MFA Soheila Fallah
Hypnopompia
August 11 - 22, 2025
Gordon Snelgrove Gallery
Gallery hours: Mondays - Fridays from 10am - 4pm
Reception: Friday, August 22 from 6 - 9pm
About the Exhibition
We often ask, “Where are you from?” a question that gestures toward geography but reaches into identity. Beneath its surface lies the understanding that space is not a passive backdrop, but an active force that shapes memory, belonging, and transformation.
Hypnopompia, explores the liminal space between waking and dreaming, a threshold where logic dissolves and memory lingers. It is a state of in-betweenness, where presence and absence blur, and where space becomes emotionally and psychologically charged. Space here is not neutral. It is layered, lived, and remembered. It asks: How do we inhabit space, and how does space inhabit us?
Through architectural forms, soundscapes, and material interventions, my artwork evokes places that no longer exist physically but persist in memory: domes that whisper with the sounds of home, corridors that lead nowhere, and structures that hover between the real and the imagined. These are not literal reconstructions, but emotional architectures, fragments of lived experience suspended in time. Viewers are invited to move slowly, to listen closely, and to enter spaces of disorientation and intimacy.
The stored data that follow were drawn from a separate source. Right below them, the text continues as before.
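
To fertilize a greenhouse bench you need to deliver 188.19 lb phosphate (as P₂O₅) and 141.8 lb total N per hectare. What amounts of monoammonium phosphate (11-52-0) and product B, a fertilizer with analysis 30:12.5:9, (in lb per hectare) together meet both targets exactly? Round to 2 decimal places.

Per-hectare balance (a = monoammonium phosphate, b = product B):
P₂O₅: 0.52·a + 0.125·b = 188.19
N: 0.11·a + 0.3·b = 141.8
Eliminate a: (row1) − 0.52/0.11·(row2) → -1.29318·b = -482.137, so b = 372.8302.
Back-substitute: a = (188.19 − 0.125·372.8302) / 0.52 = 272.281.

272.28 lb monoammonium phosphate, 372.83 lb product B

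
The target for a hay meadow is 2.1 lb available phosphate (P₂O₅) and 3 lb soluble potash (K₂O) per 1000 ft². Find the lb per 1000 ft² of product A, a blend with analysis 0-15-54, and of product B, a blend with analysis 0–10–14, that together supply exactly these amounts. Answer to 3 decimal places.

0.182 lb product A, 20.727 lb product B

Let a = lb of product A, b = lb of product B (per 1000 ft²).
P₂O₅: 0.15·a + 0.1·b = 2.1
K₂O: 0.54·a + 0.14·b = 3
Solving simultaneously: a = 0.181818, b = 20.7273.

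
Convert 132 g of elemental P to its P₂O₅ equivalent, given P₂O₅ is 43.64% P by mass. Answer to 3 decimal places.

P₂O₅ = 132 / 0.4364 = 302.4748 g.

302.475 g P₂O₅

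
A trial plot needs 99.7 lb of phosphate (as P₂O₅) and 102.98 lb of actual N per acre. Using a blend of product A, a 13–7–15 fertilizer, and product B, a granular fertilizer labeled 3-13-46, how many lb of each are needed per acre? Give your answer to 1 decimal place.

With a, b = lb per acre of product A and product B:
P₂O₅: 0.07·a + 0.13·b = 99.7
N: 0.13·a + 0.03·b = 102.98
Eliminate b: (row1) − 0.13/0.03·(row2) → -0.493333·a = -346.547, so a = 702.459.
Then b = (102.98 − 0.13·702.459) / 0.03 = 388.676.

702.5 lb product A, 388.7 lb product B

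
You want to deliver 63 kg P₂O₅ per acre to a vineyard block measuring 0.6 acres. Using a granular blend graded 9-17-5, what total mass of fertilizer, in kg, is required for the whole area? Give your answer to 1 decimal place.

222.4 kg

Product per acre = 63 / 17% = 370.588 kg.
Total product = 370.588 × 0.6 = 222.353 kg.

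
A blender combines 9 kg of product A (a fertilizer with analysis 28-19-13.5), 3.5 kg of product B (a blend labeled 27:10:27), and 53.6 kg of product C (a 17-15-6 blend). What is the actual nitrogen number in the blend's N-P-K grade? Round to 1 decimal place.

Total mass = 9 + 3.5 + 53.6 = 66.1 kg.
N mass = 28%×9 + 27%×3.5 + 17%×53.6 = 12.577 kg.
% N = 12.577 / 66.1 = 19.0272%.

19.0% N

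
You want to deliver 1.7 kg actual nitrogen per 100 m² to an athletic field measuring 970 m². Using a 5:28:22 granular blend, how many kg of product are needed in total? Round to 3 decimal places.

329.800 kg

Product per 100 m² = 1.7 / 5% = 34 kg.
Total product = 34 × 970 / 100 = 329.8 kg.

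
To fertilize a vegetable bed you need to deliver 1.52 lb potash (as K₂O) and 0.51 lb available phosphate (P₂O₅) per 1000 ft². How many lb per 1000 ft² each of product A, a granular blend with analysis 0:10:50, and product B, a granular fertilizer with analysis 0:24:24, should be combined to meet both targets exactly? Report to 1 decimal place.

2.5 lb product A, 1.1 lb product B

Let a = lb of product A, b = lb of product B (per 1000 ft²).
K₂O: 0.5·a + 0.24·b = 1.52
P₂O₅: 0.1·a + 0.24·b = 0.51
From row1: a = (1.52 − 0.24·b) / 0.5.
Into row2: 0.1·(1.52 − 0.24·b)/0.5 + 0.24·b = 0.51 → b = 1.07292, a = 2.525.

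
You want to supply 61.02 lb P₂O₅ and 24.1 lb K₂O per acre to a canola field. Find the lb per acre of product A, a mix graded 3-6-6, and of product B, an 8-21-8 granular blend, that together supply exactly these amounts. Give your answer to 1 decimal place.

23.0 lb product A, 284.0 lb product B

With a, b = lb per acre of product A and product B:
P₂O₅: 0.06·a + 0.21·b = 61.02
K₂O: 0.06·a + 0.08·b = 24.1
Solving simultaneously: a = 23, b = 284.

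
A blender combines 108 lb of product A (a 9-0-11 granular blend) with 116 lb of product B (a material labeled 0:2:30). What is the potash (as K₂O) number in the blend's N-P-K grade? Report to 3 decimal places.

20.839% K₂O

Total mass = 108 + 116 = 224 lb.
K₂O mass = 11%×108 + 30%×116 = 46.68 lb.
% K₂O = 46.68 / 224 = 20.8393%.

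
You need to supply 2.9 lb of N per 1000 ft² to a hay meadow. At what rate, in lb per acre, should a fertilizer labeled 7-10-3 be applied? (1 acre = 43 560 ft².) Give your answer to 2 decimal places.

Product per 1000 ft² = 2.9 / 7% = 41.4286 lb.
Convert to per acre: 41.4286 × 43.56 = 1804.629 lb.

1804.63 lb of product per acre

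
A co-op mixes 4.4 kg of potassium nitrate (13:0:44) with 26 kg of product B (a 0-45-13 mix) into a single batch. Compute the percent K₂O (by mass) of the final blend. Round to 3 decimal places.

Total mass = 4.4 + 26 = 30.4 kg.
K₂O mass = 44%×4.4 + 13%×26 = 5.316 kg.
% K₂O = 5.316 / 30.4 = 17.4868%.

17.487% K₂O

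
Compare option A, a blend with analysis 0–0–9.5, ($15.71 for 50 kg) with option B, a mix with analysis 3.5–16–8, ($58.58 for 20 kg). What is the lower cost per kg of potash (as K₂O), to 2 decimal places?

option A: K₂O per bag = 50 × 9.5% = 4.75 kg; cost = 15.71 / 4.75 = $3.3074/kg K₂O.
option B: K₂O per bag = 20 × 8% = 1.6 kg; cost = 58.58 / 1.6 = $36.6125/kg K₂O.
option A is cheaper.

$3.31 per kg K₂O (option A)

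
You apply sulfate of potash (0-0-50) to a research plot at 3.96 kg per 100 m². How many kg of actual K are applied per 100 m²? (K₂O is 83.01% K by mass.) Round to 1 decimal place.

K₂O per 100 m² = 3.96 × 50% = 1.98 kg.
Elemental K = 1.98 × 0.8301 = 1.6436 kg per 100 m².

1.6 kg K per hundred sq m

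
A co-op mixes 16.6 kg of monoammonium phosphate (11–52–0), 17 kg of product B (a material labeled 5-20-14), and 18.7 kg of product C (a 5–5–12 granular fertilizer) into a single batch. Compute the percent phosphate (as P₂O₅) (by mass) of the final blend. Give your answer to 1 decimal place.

24.8% P₂O₅

Total mass = 16.6 + 17 + 18.7 = 52.3 kg.
P₂O₅ mass = 52%×16.6 + 20%×17 + 5%×18.7 = 12.967 kg.
% P₂O₅ = 12.967 / 52.3 = 24.7935%.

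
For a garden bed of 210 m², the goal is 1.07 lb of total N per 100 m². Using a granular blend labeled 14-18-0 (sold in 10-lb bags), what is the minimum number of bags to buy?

Product per 100 m² = 1.07 / 14% = 7.64286 lb.
Total product = 7.64286 × 210 / 100 = 16.05 lb.
Bags = ⌈16.05 / 10⌉ = 2.

2 bags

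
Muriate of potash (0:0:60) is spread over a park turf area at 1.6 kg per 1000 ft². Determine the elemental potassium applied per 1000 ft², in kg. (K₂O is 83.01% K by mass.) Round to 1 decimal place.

K₂O per 1000 ft² = 1.6 × 60% = 0.96 kg.
Elemental K = 0.96 × 0.8301 = 0.796896 kg per 1000 ft².

0.8 kg K per thousand sq ft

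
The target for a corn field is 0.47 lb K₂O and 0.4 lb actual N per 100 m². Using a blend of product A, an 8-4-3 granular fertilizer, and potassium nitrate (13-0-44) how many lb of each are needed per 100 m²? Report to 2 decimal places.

3.67 lb product A, 0.82 lb potassium nitrate

Let a = lb of product A, b = lb of potassium nitrate (per 100 m²).
K₂O: 0.03·a + 0.44·b = 0.47
N: 0.08·a + 0.13·b = 0.4
Solving simultaneously: a = 3.67093, b = 0.817891.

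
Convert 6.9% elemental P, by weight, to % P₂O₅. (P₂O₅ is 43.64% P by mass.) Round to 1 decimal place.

%P₂O₅ = 6.9 / 0.4364 = 15.8112%.

15.8% P₂O₅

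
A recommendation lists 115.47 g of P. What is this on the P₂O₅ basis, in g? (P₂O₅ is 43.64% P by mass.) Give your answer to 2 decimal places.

P₂O₅ = 115.47 / 0.4364 = 264.597 g.

264.60 g P₂O₅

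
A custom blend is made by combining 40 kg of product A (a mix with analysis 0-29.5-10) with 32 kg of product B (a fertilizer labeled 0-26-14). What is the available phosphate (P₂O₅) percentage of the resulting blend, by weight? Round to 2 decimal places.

27.94% P₂O₅

Total mass = 40 + 32 = 72 kg.
P₂O₅ mass = 29.5%×40 + 26%×32 = 20.12 kg.
% P₂O₅ = 20.12 / 72 = 27.9444%.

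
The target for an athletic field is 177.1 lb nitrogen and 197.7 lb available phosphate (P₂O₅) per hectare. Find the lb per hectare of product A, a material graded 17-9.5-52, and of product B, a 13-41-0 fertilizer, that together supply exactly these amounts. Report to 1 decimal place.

818.0 lb product A, 292.7 lb product B

With a, b = lb per hectare of product A and product B:
N: 0.17·a + 0.13·b = 177.1
P₂O₅: 0.095·a + 0.41·b = 197.7
Eliminate b: (row1) − 0.13/0.41·(row2) → 0.139878·a = 114.415, so a = 817.96.
Then b = (197.7 − 0.095·817.96) / 0.41 = 292.668.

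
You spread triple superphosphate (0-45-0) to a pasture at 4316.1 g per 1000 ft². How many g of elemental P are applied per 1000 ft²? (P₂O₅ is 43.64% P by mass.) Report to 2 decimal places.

847.60 g P per thousand sq ft

P₂O₅ per 1000 ft² = 4316.1 × 45% = 1942.25 g.
Elemental P = 1942.25 × 0.4364 = 847.596 g per 1000 ft².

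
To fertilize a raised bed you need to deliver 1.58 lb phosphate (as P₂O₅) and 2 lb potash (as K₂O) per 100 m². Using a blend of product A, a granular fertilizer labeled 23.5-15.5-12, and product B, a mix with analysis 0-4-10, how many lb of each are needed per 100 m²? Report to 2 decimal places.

Let a = lb of product A, b = lb of product B (per 100 m²).
P₂O₅: 0.155·a + 0.04·b = 1.58
K₂O: 0.12·a + 0.1·b = 2
Eliminate a: (row1) − 0.155/0.12·(row2) → -0.0891667·b = -1.00333, so b = 11.2523.
Back-substitute: a = (1.58 − 0.04·11.2523) / 0.155 = 7.28972.

7.29 lb product A, 11.25 lb product B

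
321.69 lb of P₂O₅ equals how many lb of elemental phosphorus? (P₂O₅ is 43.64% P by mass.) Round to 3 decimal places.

P = 321.69 × 0.4364 = 140.3855 lb.

140.386 lb P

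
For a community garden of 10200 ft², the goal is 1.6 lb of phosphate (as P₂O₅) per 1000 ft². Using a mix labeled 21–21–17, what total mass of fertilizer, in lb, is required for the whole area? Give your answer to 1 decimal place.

77.7 lb

Product per 1000 ft² = 1.6 / 21% = 7.61905 lb.
Total product = 7.61905 × 10200 / 1000 = 77.7143 lb.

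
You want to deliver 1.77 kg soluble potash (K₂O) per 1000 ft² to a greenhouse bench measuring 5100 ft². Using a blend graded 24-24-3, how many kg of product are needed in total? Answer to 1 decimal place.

300.9 kg

Product per 1000 ft² = 1.77 / 3% = 59 kg.
Total product = 59 × 5100 / 1000 = 300.9 kg.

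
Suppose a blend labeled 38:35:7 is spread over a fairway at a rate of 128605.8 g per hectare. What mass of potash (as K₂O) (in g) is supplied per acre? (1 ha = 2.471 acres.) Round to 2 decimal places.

K₂O per hectare = 128605.8 × 7% = 9002.41 g.
Convert to per acre: 9002.41 × 0.404694 = 3643.224 g.

3643.22 g K₂O per acre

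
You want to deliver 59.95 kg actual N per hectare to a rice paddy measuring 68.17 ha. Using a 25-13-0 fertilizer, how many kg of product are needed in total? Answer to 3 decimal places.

16347.166 kg

Product per hectare = 59.95 / 25% = 239.8 kg.
Total product = 239.8 × 68.17 = 16347.166 kg.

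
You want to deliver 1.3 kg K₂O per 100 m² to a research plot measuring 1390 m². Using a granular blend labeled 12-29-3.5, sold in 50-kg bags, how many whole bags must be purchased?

Product per 100 m² = 1.3 / 3.5% = 37.1429 kg.
Total product = 37.1429 × 1390 / 100 = 516.286 kg.
Bags = ⌈516.286 / 50⌉ = 11.

11 bags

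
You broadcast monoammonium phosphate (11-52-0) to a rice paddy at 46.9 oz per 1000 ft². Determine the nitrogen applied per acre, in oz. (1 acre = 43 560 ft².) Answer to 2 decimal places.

224.73 oz N per acre

nitrogen per 1000 ft² = 46.9 × 11% = 5.159 oz.
Convert to per acre: 5.159 × 43.56 = 224.726 oz.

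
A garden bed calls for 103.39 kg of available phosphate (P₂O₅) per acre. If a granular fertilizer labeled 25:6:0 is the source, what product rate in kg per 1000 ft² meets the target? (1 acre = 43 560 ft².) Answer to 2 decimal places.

39.56 kg of product per thousand sq ft

Product per acre = 103.39 / 6% = 1723.17 kg.
Convert to per 1000 ft²: 1723.17 × 0.0229568 = 39.5585 kg.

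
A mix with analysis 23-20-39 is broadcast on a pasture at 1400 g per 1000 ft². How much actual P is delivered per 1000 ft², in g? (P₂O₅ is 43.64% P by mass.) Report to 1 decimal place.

P₂O₅ per 1000 ft² = 1400 × 20% = 280 g.
Elemental P = 280 × 0.4364 = 122.192 g per 1000 ft².

122.2 g P per thousand sq ft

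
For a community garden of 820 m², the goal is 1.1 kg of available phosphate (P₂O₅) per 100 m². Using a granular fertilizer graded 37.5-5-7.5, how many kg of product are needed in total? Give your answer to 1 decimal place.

Product per 100 m² = 1.1 / 5% = 22 kg.
Total product = 22 × 820 / 100 = 180.4 kg.

180.4 kg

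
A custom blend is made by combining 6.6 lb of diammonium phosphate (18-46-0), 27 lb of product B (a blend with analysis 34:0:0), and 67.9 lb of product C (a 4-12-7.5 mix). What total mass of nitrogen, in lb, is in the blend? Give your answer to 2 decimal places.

13.08 lb N

N mass = 18%×6.6 + 34%×27 + 4%×67.9 = 13.084 lb.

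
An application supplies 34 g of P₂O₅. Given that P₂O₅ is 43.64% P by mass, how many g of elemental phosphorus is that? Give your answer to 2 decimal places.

P = 34 × 0.4364 = 14.8376 g.

14.84 g P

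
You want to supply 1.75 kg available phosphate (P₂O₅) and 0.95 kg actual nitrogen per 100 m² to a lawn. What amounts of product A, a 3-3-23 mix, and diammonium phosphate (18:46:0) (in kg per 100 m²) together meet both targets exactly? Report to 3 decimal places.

14.524 kg product A, 2.857 kg diammonium phosphate

With a, b = kg per 100 m² of product A and diammonium phosphate:
P₂O₅: 0.03·a + 0.46·b = 1.75
N: 0.03·a + 0.18·b = 0.95
Eliminate a: (row1) − 0.03/0.03·(row2) → 0.28·b = 0.8, so b = 2.85714.
Back-substitute: a = (1.75 − 0.46·2.85714) / 0.03 = 14.5238.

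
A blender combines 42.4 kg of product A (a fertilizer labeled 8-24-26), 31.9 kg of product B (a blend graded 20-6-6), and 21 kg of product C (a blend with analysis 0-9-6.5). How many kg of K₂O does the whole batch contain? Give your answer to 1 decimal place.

K₂O mass = 26%×42.4 + 6%×31.9 + 6.5%×21 = 14.303 kg.

14.3 kg K₂O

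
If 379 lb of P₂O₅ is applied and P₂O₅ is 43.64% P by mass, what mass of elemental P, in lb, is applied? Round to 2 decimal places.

165.40 lb P

P = 379 × 0.4364 = 165.396 lb.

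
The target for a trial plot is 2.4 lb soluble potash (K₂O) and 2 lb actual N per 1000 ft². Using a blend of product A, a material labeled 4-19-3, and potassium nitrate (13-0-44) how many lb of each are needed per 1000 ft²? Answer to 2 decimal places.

41.46 lb product A, 2.63 lb potassium nitrate

With a, b = lb per 1000 ft² of product A and potassium nitrate:
K₂O: 0.03·a + 0.44·b = 2.4
N: 0.04·a + 0.13·b = 2
Eliminate b: (row1) − 0.44/0.13·(row2) → -0.105385·a = -4.36923, so a = 41.4599.
Then b = (2 − 0.04·41.4599) / 0.13 = 2.62774.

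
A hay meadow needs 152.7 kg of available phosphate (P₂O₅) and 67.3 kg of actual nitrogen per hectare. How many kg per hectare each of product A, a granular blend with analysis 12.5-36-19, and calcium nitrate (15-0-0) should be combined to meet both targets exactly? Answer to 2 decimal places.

Per-hectare balance (a = product A, b = calcium nitrate):
P₂O₅: 0.36·a + 0·b = 152.7
N: 0.125·a + 0.15·b = 67.3
Eliminate b: (row1) − 0/0.15·(row2) → 0.36·a = 152.7, so a = 424.167.
Then b = (67.3 − 0.125·424.167) / 0.15 = 95.1944.

424.17 kg product A, 95.19 kg calcium nitrate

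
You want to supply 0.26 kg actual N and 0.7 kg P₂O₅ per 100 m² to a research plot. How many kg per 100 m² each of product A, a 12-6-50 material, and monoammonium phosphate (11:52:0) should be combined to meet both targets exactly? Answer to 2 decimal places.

1.04 kg product A, 1.23 kg monoammonium phosphate

With a, b = kg per 100 m² of product A and monoammonium phosphate:
N: 0.12·a + 0.11·b = 0.26
P₂O₅: 0.06·a + 0.52·b = 0.7
Eliminate b: (row1) − 0.11/0.52·(row2) → 0.107308·a = 0.111923, so a = 1.04301.
Then b = (0.7 − 0.06·1.04301) / 0.52 = 1.22581.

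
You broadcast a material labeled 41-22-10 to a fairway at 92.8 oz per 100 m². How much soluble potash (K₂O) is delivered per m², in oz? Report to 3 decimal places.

0.093 oz K₂O per sq m

K₂O per 100 m² = 92.8 × 10% = 9.28 oz.
Convert to per m²: 9.28 × 0.01 = 0.0928 oz.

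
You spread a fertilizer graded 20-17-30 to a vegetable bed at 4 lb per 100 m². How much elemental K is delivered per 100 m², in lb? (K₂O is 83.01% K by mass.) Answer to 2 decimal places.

1.00 lb K per hundred sq m

K₂O per 100 m² = 4 × 30% = 1.2 lb.
Elemental K = 1.2 × 0.8301 = 0.99612 lb per 100 m².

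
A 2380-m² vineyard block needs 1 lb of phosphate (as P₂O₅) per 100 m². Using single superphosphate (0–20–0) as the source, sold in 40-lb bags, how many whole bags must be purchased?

Product per 100 m² = 1 / 20% = 5 lb.
Total product = 5 × 2380 / 100 = 119 lb.
Bags = ⌈119 / 40⌉ = 3.

3 bags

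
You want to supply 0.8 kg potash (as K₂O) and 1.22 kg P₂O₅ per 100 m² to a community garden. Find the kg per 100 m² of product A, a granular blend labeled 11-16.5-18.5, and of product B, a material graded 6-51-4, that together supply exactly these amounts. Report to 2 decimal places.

4.09 kg product A, 1.07 kg product B

With a, b = kg per 100 m² of product A and product B:
K₂O: 0.185·a + 0.04·b = 0.8
P₂O₅: 0.165·a + 0.51·b = 1.22
Solving simultaneously: a = 4.09345, b = 1.06781.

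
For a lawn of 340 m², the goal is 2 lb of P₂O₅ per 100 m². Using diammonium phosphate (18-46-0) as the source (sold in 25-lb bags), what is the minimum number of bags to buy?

Product per 100 m² = 2 / 46% = 4.34783 lb.
Total product = 4.34783 × 340 / 100 = 14.7826 lb.
Bags = ⌈14.7826 / 25⌉ = 1.

1 bags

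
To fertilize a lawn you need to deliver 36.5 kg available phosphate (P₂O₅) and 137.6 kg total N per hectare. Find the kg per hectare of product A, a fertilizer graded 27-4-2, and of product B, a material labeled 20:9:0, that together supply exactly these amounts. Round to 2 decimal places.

311.90 kg product A, 266.93 kg product B

Let a = kg of product A, b = kg of product B (per hectare).
P₂O₅: 0.04·a + 0.09·b = 36.5
N: 0.27·a + 0.2·b = 137.6
Eliminate b: (row1) − 0.09/0.2·(row2) → -0.0815·a = -25.42, so a = 311.902.
Then b = (137.6 − 0.27·311.902) / 0.2 = 266.933.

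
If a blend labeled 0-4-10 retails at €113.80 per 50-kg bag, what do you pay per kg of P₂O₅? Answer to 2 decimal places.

€56.90 per kg P₂O₅

P₂O₅ in bag = 50 × 4% = 2 kg.
Cost per kg P₂O₅ = €113.80 / 2 = €56.9000.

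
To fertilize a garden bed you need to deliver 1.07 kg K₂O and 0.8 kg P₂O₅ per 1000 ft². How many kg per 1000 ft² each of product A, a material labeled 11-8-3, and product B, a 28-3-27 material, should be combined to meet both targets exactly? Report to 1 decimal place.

8.9 kg product A, 3.0 kg product B

Let a = kg of product A, b = kg of product B (per 1000 ft²).
K₂O: 0.03·a + 0.27·b = 1.07
P₂O₅: 0.08·a + 0.03·b = 0.8
Solving simultaneously: a = 8.88406, b = 2.97585.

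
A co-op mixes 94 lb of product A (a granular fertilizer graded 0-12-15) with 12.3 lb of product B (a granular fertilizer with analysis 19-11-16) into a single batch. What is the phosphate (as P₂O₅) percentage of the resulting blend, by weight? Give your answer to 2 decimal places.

Total mass = 94 + 12.3 = 106.3 lb.
P₂O₅ mass = 12%×94 + 11%×12.3 = 12.633 lb.
% P₂O₅ = 12.633 / 106.3 = 11.8843%.

11.88% P₂O₅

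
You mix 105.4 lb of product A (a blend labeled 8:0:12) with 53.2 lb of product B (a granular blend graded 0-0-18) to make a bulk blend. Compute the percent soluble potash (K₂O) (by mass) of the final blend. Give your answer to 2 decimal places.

14.01% K₂O

Total mass = 105.4 + 53.2 = 158.6 lb.
K₂O mass = 12%×105.4 + 18%×53.2 = 22.224 lb.
% K₂O = 22.224 / 158.6 = 14.0126%.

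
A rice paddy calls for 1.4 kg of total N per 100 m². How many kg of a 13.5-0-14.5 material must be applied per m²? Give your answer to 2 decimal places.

Product per 100 m² = 1.4 / 13.5% = 10.3704 kg.
Convert to per m²: 10.3704 × 0.01 = 0.103704 kg.

0.10 kg of product per sq m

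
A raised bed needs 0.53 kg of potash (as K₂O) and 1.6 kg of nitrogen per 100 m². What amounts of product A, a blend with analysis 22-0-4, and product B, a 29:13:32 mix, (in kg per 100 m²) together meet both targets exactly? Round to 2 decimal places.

6.09 kg product A, 0.89 kg product B

Let a = kg of product A, b = kg of product B (per 100 m²).
K₂O: 0.04·a + 0.32·b = 0.53
N: 0.22·a + 0.29·b = 1.6
From row1: a = (0.53 − 0.32·b) / 0.04.
Into row2: 0.22·(0.53 − 0.32·b)/0.04 + 0.29·b = 1.6 → b = 0.894558, a = 6.09354.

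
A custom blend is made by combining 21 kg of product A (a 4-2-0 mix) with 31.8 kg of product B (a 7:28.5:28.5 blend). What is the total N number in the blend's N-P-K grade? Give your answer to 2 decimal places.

5.81% N

Total mass = 21 + 31.8 = 52.8 kg.
N mass = 4%×21 + 7%×31.8 = 3.066 kg.
% N = 3.066 / 52.8 = 5.80682%.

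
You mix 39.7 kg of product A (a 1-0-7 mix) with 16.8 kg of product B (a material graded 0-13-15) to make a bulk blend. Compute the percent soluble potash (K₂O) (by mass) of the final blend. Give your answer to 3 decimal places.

9.379% K₂O

Total mass = 39.7 + 16.8 = 56.5 kg.
K₂O mass = 7%×39.7 + 15%×16.8 = 5.299 kg.
% K₂O = 5.299 / 56.5 = 9.37876%.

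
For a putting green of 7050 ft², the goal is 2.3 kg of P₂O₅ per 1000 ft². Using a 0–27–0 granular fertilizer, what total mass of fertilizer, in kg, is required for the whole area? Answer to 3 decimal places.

60.056 kg

Product per 1000 ft² = 2.3 / 27% = 8.51852 kg.
Total product = 8.51852 × 7050 / 1000 = 60.0556 kg.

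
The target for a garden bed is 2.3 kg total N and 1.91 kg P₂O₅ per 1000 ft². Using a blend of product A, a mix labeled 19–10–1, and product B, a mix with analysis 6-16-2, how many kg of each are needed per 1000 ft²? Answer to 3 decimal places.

With a, b = kg per 1000 ft² of product A and product B:
N: 0.19·a + 0.06·b = 2.3
P₂O₅: 0.1·a + 0.16·b = 1.91
Eliminate a: (row1) − 0.19/0.1·(row2) → -0.244·b = -1.329, so b = 5.44672.
Back-substitute: a = (2.3 − 0.06·5.44672) / 0.19 = 10.3852.

10.385 kg product A, 5.447 kg product B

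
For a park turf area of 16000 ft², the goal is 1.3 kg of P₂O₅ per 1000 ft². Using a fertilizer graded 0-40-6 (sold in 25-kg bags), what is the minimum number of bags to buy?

Product per 1000 ft² = 1.3 / 40% = 3.25 kg.
Total product = 3.25 × 16000 / 1000 = 52 kg.
Bags = ⌈52 / 25⌉ = 3.

3 bags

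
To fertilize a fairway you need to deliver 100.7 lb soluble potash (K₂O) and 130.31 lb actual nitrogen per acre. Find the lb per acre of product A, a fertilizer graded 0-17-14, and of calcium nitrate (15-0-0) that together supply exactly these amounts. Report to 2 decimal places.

719.29 lb product A, 868.73 lb calcium nitrate

With a, b = lb per acre of product A and calcium nitrate:
K₂O: 0.14·a + 0·b = 100.7
N: 0·a + 0.15·b = 130.31
Solving simultaneously: a = 719.286, b = 868.733.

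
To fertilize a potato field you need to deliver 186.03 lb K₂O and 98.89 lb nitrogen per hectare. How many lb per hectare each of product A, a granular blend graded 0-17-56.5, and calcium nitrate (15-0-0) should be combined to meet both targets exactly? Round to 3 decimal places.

Let a = lb of product A, b = lb of calcium nitrate (per hectare).
K₂O: 0.565·a + 0·b = 186.03
N: 0·a + 0.15·b = 98.89
Solving simultaneously: a = 329.2566, b = 659.2667.

329.257 lb product A, 659.267 lb calcium nitrate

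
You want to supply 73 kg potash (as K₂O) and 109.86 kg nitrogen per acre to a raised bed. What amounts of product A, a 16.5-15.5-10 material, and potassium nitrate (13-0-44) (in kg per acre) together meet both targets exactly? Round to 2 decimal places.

651.82 kg product A, 17.77 kg potassium nitrate

With a, b = kg per acre of product A and potassium nitrate:
K₂O: 0.1·a + 0.44·b = 73
N: 0.165·a + 0.13·b = 109.86
Eliminate b: (row1) − 0.44/0.13·(row2) → -0.458462·a = -298.834, so a = 651.819.
Then b = (109.86 − 0.165·651.819) / 0.13 = 17.7685.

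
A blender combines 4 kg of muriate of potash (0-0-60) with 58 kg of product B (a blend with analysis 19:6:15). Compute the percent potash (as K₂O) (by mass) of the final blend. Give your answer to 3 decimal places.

17.903% K₂O

Total mass = 4 + 58 = 62 kg.
K₂O mass = 60%×4 + 15%×58 = 11.1 kg.
% K₂O = 11.1 / 62 = 17.9032%.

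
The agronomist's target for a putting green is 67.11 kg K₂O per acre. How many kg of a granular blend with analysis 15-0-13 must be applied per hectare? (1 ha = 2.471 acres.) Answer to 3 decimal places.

Product per acre = 67.11 / 13% = 516.231 kg.
Convert to per hectare: 516.231 × 2.471 = 1275.6062 kg.

1275.606 kg of product per hectare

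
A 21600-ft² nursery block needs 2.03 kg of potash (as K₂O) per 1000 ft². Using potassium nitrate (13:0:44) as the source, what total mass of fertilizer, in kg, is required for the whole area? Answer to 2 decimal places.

99.65 kg

Product per 1000 ft² = 2.03 / 44% = 4.61364 kg.
Total product = 4.61364 × 21600 / 1000 = 99.6545 kg.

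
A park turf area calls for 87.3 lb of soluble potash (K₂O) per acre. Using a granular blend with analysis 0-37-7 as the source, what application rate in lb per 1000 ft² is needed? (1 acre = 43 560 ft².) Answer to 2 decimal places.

Product per acre = 87.3 / 7% = 1247.14 lb.
Convert to per 1000 ft²: 1247.14 × 0.0229568 = 28.6305 lb.

28.63 lb of product per thousand sq ft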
In doing so, they encounter the poetics of place, the quiet persistence of memory, and the complexities of displacement.
What do we carry from the spaces we leave behind? How do we navigate the in-between? And how might art serve as a vessel for remembering, resisting, and reimagining place?

About the Artist
Born in 1988 in Iran, Soheila Fallah is a multidisciplinary artist who holds a Bachelor of Fine Arts from the University of Art-Tehran (2014) and is currently an MFA candidate at the University of Saskatchewan. Her practice delves into themes of self-reflection, spatial perception, and cultural identity, drawing inspiration from conceptual art, human figures, and Iranian architectural elements.
Guided vision, inspired by the Iranian Shahre Farang, or Raree Show, is a recurring theme in her work. This influence allows her to explore the dynamic interplay between 'inside' and 'outside' as physical and emotional spaces. By bridging the known and unknown, she invites viewers to engage with abstract concepts and reflect on the complexities of perception.